Courses Taught

Below is a list of mathematics courses I have taught. Each course links to a directory archiving various course materials such as syllabi, notes, computer labs, sample exams, and daily schedules.

• Math 499 Introduction to Functional Analysis and Applications, [Description] [Resources]
• Math 387 Analysis I, [Description] [Resources]
• Math 386 Partial Differential Equations, [Description] [Resources]
• Math 286 Differential Equations, [Description] [Resources]
• Math 272 Linear Algebra, [Description] [Resources]
• Math 243 Discrete Foundations, [Description] [Resources]
• Math 385 Vector Calculus, [Description] [Resources]
• Math 285 Calculus III, [Description] [Resources]
• Math 186 Calculus II, [Description] [Resources]
• Math 185 Calculus I, [Description] [Resources]

Introduction to Functional Analysis and Applications

Course Description Banach spaces. Continuous linear transformations. Banach algebras. Hilbert Spaces. Orthonormal bases. Least-squares approximation. Compact operators and approximation. Riesz representation theorem. Applications to economics. Real-world data analysis via internet APIs, Yahoo Finance, and python.

Textbook: Functional Analysis and its Applications by Amol Sasane.

Analysis I

Course Description A rigorous treatment of differential calculus of one variable: sequences, limits, continuity, the derivative, the Riemann integral. Uniform convergence of functions. Metric spaces.

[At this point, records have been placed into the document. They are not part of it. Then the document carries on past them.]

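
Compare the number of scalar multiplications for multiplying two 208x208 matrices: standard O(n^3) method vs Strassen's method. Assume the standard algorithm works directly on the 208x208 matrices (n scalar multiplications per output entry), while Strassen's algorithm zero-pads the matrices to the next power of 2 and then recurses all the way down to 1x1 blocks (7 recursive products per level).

Matrix multiplication for 208x208 matrices:

Strassen's algorithm requires power-of-2 dimensions. Pad 208x208 to 256x256 (next power of 2).

Standard algorithm: 208^3 = 8998912 multiplications
Strassen's algorithm: 7^(log2(256)) = 7^8 = 5764801 multiplications
Savings: 8998912 - 5764801 = 3234111 multiplications

Standard: 8998912 multiplications (208^3). Strassen: 5764801 multiplications (7^8, after padding to 256x256). Strassen reduces 8 recursive multiplications to 7 at each level.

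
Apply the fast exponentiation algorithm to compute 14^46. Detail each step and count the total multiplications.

Computing 14^46 by squaring (build up from 14^1; each line after the first costs one multiplication):

14^1 = 14
14^2 = (14^1)^2 = 14^2 = 196
14^4 = (14^2)^2 = 196^2 = 38416
14^5 = 14 * 14^4 = 14 * 38416 = 537824
14^10 = (14^5)^2 = 537824^2 = 289254654976
14^11 = 14 * 14^10 = 14 * 289254654976 = 4049565169664
14^22 = (14^11)^2 = 4049565169664^2 = 16398978063355821105872896
14^23 = 14 * 14^22 = 14 * 16398978063355821105872896 = 229585692886981495482220544
14^46 = (14^23)^2 = 229585692886981495482220544^2 = 52709590378395385649697127909589319306203213055655936

Result: 52709590378395385649697127909589319306203213055655936
Multiplications needed: 8 (8 lines after 14^1)

14^46 = 52709590378395385649697127909589319306203213055655936. Using exponentiation by squaring, this requires 8 multiplications. The key idea: if the exponent is even, square the half-power; if odd, multiply by the base once.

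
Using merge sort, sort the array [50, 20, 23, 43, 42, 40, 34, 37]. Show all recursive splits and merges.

Merge sort trace:

Split: [50, 20, 23, 43, 42, 40, 34, 37] -> [50, 20, 23, 43] and [42, 40, 34, 37]
  Split: [50, 20, 23, 43] -> [50, 20] and [23, 43]
    Split: [50, 20] -> [50] and [20]
    Merge: [50] + [20] -> [20, 50]
    Split: [23, 43] -> [23] and [43]
    Merge: [23] + [43] -> [23, 43]
  Merge: [20, 50] + [23, 43] -> [20, 23, 43, 50]
  Split: [42, 40, 34, 37] -> [42, 40] and [34, 37]
    Split: [42, 40] -> [42] and [40]
    Merge: [42] + [40] -> [40, 42]
    Split: [34, 37] -> [34] and [37]
    Merge: [34] + [37] -> [34, 37]
  Merge: [40, 42] + [34, 37] -> [34, 37, 40, 42]
Merge: [20, 23, 43, 50] + [34, 37, 40, 42] -> [20, 23, 34, 37, 40, 42, 43, 50]

Final sorted array: [20, 23, 34, 37, 40, 42, 43, 50]

The merge sort proceeds by recursively splitting the array and merging sorted halves.
After all merges, the sorted array is [20, 23, 34, 37, 40, 42, 43, 50].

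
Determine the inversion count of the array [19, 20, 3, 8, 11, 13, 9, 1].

Finding inversions in [19, 20, 3, 8, 11, 13, 9, 1]:

(0, 2): arr[0]=19 > arr[2]=3
(0, 3): arr[0]=19 > arr[3]=8
(0, 4): arr[0]=19 > arr[4]=11
(0, 5): arr[0]=19 > arr[5]=13
(0, 6): arr[0]=19 > arr[6]=9
(0, 7): arr[0]=19 > arr[7]=1
(1, 2): arr[1]=20 > arr[2]=3
(1, 3): arr[1]=20 > arr[3]=8
(1, 4): arr[1]=20 > arr[4]=11
(1, 5): arr[1]=20 > arr[5]=13
(1, 6): arr[1]=20 > arr[6]=9
(1, 7): arr[1]=20 > arr[7]=1
(2, 7): arr[2]=3 > arr[7]=1
(3, 7): arr[3]=8 > arr[7]=1
(4, 6): arr[4]=11 > arr[6]=9
(4, 7): arr[4]=11 > arr[7]=1
(5, 6): arr[5]=13 > arr[6]=9
(5, 7): arr[5]=13 > arr[7]=1
(6, 7): arr[6]=9 > arr[7]=1

Total inversions: 19

The array has 19 inversion(s): (0,2), (0,3), (0,4), (0,5), (0,6), (0,7), (1,2), (1,3), (1,4), (1,5), (1,6), (1,7), (2,7), (3,7), (4,6), (4,7), (5,6), (5,7), (6,7). Each pair (i,j) satisfies i < j and arr[i] > arr[j].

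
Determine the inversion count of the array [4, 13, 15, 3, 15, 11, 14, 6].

Finding inversions in [4, 13, 15, 3, 15, 11, 14, 6]:

(0, 3): arr[0]=4 > arr[3]=3
(1, 3): arr[1]=13 > arr[3]=3
(1, 5): arr[1]=13 > arr[5]=11
(1, 7): arr[1]=13 > arr[7]=6
(2, 3): arr[2]=15 > arr[3]=3
(2, 5): arr[2]=15 > arr[5]=11
(2, 6): arr[2]=15 > arr[6]=14
(2, 7): arr[2]=15 > arr[7]=6
(4, 5): arr[4]=15 > arr[5]=11
(4, 6): arr[4]=15 > arr[6]=14
(4, 7): arr[4]=15 > arr[7]=6
(5, 7): arr[5]=11 > arr[7]=6
(6, 7): arr[6]=14 > arr[7]=6

Total inversions: 13

The array has 13 inversion(s): (0,3), (1,3), (1,5), (1,7), (2,3), (2,5), (2,6), (2,7), (4,5), (4,6), (4,7), (5,7), (6,7). Each pair (i,j) satisfies i < j and arr[i] > arr[j].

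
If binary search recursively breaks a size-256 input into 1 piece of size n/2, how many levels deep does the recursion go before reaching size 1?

For divide and conquer with division factor 2:

Problem sizes at each level:
Level 0: 256
Level 1: 128
Level 2: 64
Level 3: 32
Level 4: 16
Level 5: 8
Level 6: 4
Level 7: 2
Level 8: 1

The root is level 0 and the size-1 base case is level 8 (the tree spans levels 0 through 8, i.e. 9 levels counting the root), so the depth is the number of divisions: log_2(256) = 8

The recursion tree depth is log_2(256) = 8. At each level, the problem size is divided by 2, so it takes 8 divisions to reduce to a base case of size 1. The algorithm makes 1 recursive call at each level.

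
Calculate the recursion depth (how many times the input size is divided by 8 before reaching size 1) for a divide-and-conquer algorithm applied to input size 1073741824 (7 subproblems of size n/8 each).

For divide and conquer with division factor 8:

Problem sizes at each level:
Level 0: 1073741824
Level 1: 134217728
Level 2: 16777216
Level 3: 2097152
Level 4: 262144
Level 5: 32768
Level 6: 4096
Level 7: 512
Level 8: 64
Level 9: 8
Level 10: 1

The root is level 0 and the size-1 base case is level 10 (the tree spans levels 0 through 10, i.e. 11 levels counting the root), so the depth is the number of divisions: log_8(1073741824) = 10

The recursion tree depth is log_8(1073741824) = 10. At each level, the problem size is divided by 8, so it takes 10 divisions to reduce to a base case of size 1. The algorithm makes 7 recursive calls at each level.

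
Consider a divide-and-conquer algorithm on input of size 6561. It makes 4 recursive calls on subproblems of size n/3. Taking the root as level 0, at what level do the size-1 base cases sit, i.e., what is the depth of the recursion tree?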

Textbook: Basic Analysis: Introduction to Real Analysis by Jiřı́ Lebl.

Partial Differential Equations

Course Description Classification of partial differential equations. Characteristics. Derivation of the classical linear second order equations. Fourier series. Separation of variables. Initial and boundary value problems.

Textbook: Partial Differential Equations for Scientists and Engineers by Stanley Farlow; Dover.

Differential Equations

Course Description This course focuses on techniques of solving first and second order ordinary differential equations. Methods include separation of variables, variation of parameters, and the Laplace transform. Applications include linear and nonlinear models.

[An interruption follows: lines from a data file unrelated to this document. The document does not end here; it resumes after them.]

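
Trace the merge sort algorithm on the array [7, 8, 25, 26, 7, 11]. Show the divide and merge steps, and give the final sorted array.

Merge sort trace:

Split: [7, 8, 25, 26, 7, 11] -> [7, 8, 25] and [26, 7, 11]
  Split: [7, 8, 25] -> [7] and [8, 25]
    Split: [8, 25] -> [8] and [25]
    Merge: [8] + [25] -> [8, 25]
  Merge: [7] + [8, 25] -> [7, 8, 25]
  Split: [26, 7, 11] -> [26] and [7, 11]
    Split: [7, 11] -> [7] and [11]
    Merge: [7] + [11] -> [7, 11]
  Merge: [26] + [7, 11] -> [7, 11, 26]
Merge: [7, 8, 25] + [7, 11, 26] -> [7, 7, 8, 11, 25, 26]

Final sorted array: [7, 7, 8, 11, 25, 26]

The merge sort proceeds by recursively splitting the array and merging sorted halves.
After all merges, the sorted array is [7, 7, 8, 11, 25, 26].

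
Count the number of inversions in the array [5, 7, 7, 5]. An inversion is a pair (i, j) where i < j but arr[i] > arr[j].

Finding inversions in [5, 7, 7, 5]:

(1, 3): arr[1]=7 > arr[3]=5
(2, 3): arr[2]=7 > arr[3]=5

Total inversions: 2

The array has 2 inversion(s): (1,3), (2,3). Each pair (i,j) satisfies i < j and arr[i] > arr[j].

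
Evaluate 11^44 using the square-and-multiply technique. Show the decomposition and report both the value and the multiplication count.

Computing 11^44 by squaring (build up from 11^1; each line after the first costs one multiplication):

11^1 = 11
11^2 = (11^1)^2 = 11^2 = 121
11^4 = (11^2)^2 = 121^2 = 14641
11^5 = 11 * 11^4 = 11 * 14641 = 161051
11^10 = (11^5)^2 = 161051^2 = 25937424601
11^11 = 11 * 11^10 = 11 * 25937424601 = 285311670611
11^22 = (11^11)^2 = 285311670611^2 = 81402749386839761113321
11^44 = (11^22)^2 = 81402749386839761113321^2 = 6626407607736641103900260617069258125403649041

Result: 6626407607736641103900260617069258125403649041
Multiplications needed: 7 (7 lines after 11^1)

11^44 = 6626407607736641103900260617069258125403649041. Using exponentiation by squaring, this requires 7 multiplications. The key idea: if the exponent is even, square the half-power; if odd, multiply by the base once.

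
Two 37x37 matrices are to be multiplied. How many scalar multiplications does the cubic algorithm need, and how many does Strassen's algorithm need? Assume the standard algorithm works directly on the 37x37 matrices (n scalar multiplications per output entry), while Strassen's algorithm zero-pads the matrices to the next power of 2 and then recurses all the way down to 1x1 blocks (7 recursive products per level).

Matrix multiplication for 37x37 matrices:

Strassen's algorithm requires power-of-2 dimensions. Pad 37x37 to 64x64 (next power of 2).

Standard algorithm: 37^3 = 50653 multiplications
Strassen's algorithm: 7^(log2(64)) = 7^6 = 117649 multiplications
Difference: 50653 - 117649 = -66996 (Strassen uses MORE here due to padding overhead — for small or just-over-power-of-2 n, padding can outweigh the per-level savings)

Standard: 50653 multiplications (37^3). Strassen: 117649 multiplications (7^6, after padding to 64x64). Strassen reduces 8 recursive multiplications to 7 at each level.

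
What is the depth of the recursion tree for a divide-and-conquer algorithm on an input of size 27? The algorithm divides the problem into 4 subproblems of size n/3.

For divide and conquer with division factor 3:

Problem sizes at each level:
Level 0: 27
Level 1: 9
Level 2: 3
Level 3: 1

The root is level 0 and the size-1 base case is level 3 (the tree spans levels 0 through 3, i.e. 4 levels counting the root), so the depth is the number of divisions: log_3(27) = 3

The recursion tree depth is log_3(27) = 3. At each level, the problem size is divided by 3, so it takes 3 divisions to reduce to a base case of size 1. The algorithm makes 4 recursive calls at each level.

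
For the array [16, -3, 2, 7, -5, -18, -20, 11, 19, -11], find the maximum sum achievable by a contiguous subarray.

Using Kadane's algorithm on [16, -3, 2, 7, -5, -18, -20, 11, 19, -11]:

Scanning through the array:
Position 1 (value -3): max_ending_here = 13, max_so_far = 16
Position 2 (value 2): max_ending_here = 15, max_so_far = 16
Position 3 (value 7): max_ending_here = 22, max_so_far = 22
Position 4 (value -5): max_ending_here = 17, max_so_far = 22
Position 5 (value -18): max_ending_here = -1, max_so_far = 22
Position 6 (value -20): max_ending_here = -20, max_so_far = 22
Position 7 (value 11): max_ending_here = 11, max_so_far = 22
Position 8 (value 19): max_ending_here = 30, max_so_far = 30
Position 9 (value -11): max_ending_here = 19, max_so_far = 30

Maximum subarray: [11, 19]
Maximum sum: 30

The maximum subarray is [11, 19] with sum 30. This subarray runs from index 7 to index 8.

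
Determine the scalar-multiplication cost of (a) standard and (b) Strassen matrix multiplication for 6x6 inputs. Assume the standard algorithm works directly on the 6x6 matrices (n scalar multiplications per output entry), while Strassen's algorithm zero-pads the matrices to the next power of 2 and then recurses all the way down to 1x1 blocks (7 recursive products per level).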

Textbook: Fundamentals of Differential Equations by R. Kent Nagle , Edward B. Saff , Arthur David Snider; Pearson.
First Course in Differential Equations with Modeling Applications by Dennis Zill; Brooks/Cole.

Linear Algebra

Course Description Linear equations and matrices, vector spaces, subspaces, linear independence, bases, dimension, inner product spaces, linear transformations, eigenvalues and eigenvectors, orthogonal matrices and diagonalization

Textbook: Linear Algebra and its Applications by David Lay; Pearson.

Discrete Foundations

Course Description This course will serve as a bridge between introductory and advanced mathematics. An introduction to the mathematical concepts and techniques of discrete mathematics: Topics include principles of logical argument, modular arithmetic and congrence classes, induction, sets, functions, relations, summations, the binomial theorem cardinality of sets.

Textbook: Mathematical Reasoning: Writing and Proof, Version 2.0 by Ted Sundstrom.

Vector Calculus

Course Description Review of vector algebra. Vector-valued functions. Divergence and curl. Multiple integrals; different coordinate systems. Line integrals, Greens Theorem, independence of path, conservative force fields. Surface integrals, Divergence Theorem, Stokes Theorem, Applications.

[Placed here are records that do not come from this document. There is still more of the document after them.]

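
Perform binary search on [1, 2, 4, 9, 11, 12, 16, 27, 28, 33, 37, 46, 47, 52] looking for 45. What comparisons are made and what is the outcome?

Binary search for 45 in [1, 2, 4, 9, 11, 12, 16, 27, 28, 33, 37, 46, 47, 52]:

lo=0, hi=13, mid=6, arr[mid]=16 -> 16 < 45, search right half
lo=7, hi=13, mid=10, arr[mid]=37 -> 37 < 45, search right half
lo=11, hi=13, mid=12, arr[mid]=47 -> 47 > 45, search left half
lo=11, hi=11, mid=11, arr[mid]=46 -> 46 > 45, search left half
lo=11 > hi=10, target 45 not found

Binary search determines that 45 is not in the array after 4 comparisons. The search space was exhausted without finding the target.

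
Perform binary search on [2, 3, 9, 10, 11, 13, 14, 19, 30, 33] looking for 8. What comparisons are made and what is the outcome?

Binary search for 8 in [2, 3, 9, 10, 11, 13, 14, 19, 30, 33]:

lo=0, hi=9, mid=4, arr[mid]=11 -> 11 > 8, search left half
lo=0, hi=3, mid=1, arr[mid]=3 -> 3 < 8, search right half
lo=2, hi=3, mid=2, arr[mid]=9 -> 9 > 8, search left half
lo=2 > hi=1, target 8 not found

Binary search determines that 8 is not in the array after 3 comparisons. The search space was exhausted without finding the target.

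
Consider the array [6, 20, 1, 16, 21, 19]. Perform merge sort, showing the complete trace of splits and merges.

Merge sort trace:

Split: [6, 20, 1, 16, 21, 19] -> [6, 20, 1] and [16, 21, 19]
  Split: [6, 20, 1] -> [6] and [20, 1]
    Split: [20, 1] -> [20] and [1]
    Merge: [20] + [1] -> [1, 20]
  Merge: [6] + [1, 20] -> [1, 6, 20]
  Split: [16, 21, 19] -> [16] and [21, 19]
    Split: [21, 19] -> [21] and [19]
    Merge: [21] + [19] -> [19, 21]
  Merge: [16] + [19, 21] -> [16, 19, 21]
Merge: [1, 6, 20] + [16, 19, 21] -> [1, 6, 16, 19, 20, 21]

Final sorted array: [1, 6, 16, 19, 20, 21]

The merge sort proceeds by recursively splitting the array and merging sorted halves.
After all merges, the sorted array is [1, 6, 16, 19, 20, 21].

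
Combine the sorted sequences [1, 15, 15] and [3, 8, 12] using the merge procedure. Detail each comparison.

Merging process:

Compare 1 vs 3: take 1 from left. Merged: [1]
Compare 15 vs 3: take 3 from right. Merged: [1, 3]
Compare 15 vs 8: take 8 from right. Merged: [1, 3, 8]
Compare 15 vs 12: take 12 from right. Merged: [1, 3, 8, 12]
Append remaining from left: [15, 15]. Merged: [1, 3, 8, 12, 15, 15]

Final merged array: [1, 3, 8, 12, 15, 15]
Total comparisons: 4

The merged array is [1, 3, 8, 12, 15, 15], requiring 4 comparisons. The merge step runs in O(n) time where n is the total number of elements.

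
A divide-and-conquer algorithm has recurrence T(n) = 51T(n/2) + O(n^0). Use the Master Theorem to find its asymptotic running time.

Master Theorem for T(n) = 51T(n/2) + O(n^0):

a = 51, b = 2, c = 0
log_b(a) = log_2(51) = 5.6724

Case 1: c = 0 < log_2(51) = 5.6724
T(n) = O(n^(log_2 51))

For T(n) = 51T(n/2) + O(n^0): log_2(51) = 5.6724. This is Case 1 of the Master Theorem (c < log_b(a), work dominated by leaves), giving O(n^(log_2 51)).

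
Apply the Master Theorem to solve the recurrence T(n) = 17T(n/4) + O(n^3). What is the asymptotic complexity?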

Textbook: Calculus for Scientists and Engineers: Early Transcendentals by Briggs, Cochran, and Gillett; Pearson.

Calculus III

Course Description Algebraic and geometric aspects of vectors, functions of several variables, partial derivatives, multiple integrals, vector calculus, line integrals, Green's Theorem.

Textbook: Calculus for Scientists and Engineers: Early Transcendentals by Briggs, Cochran, and Gillett; Pearson.

Calculus II

Course Description A study of applications of the definite integral, transcendental functions, integration techniques and infinite series.

Textbook: Calculus for Scientists and Engineers: Early Transcendentals by Briggs, Cochran, and Gillett; Pearson.

Calculus I

Course Description A study of limits, derivatives, continuity, differentiation and an introduction to the definite integral.

Textbook: Calculus for Scientists and Engineers: Early Transcendentals by Briggs, Cochran, and Gillett; Pearson.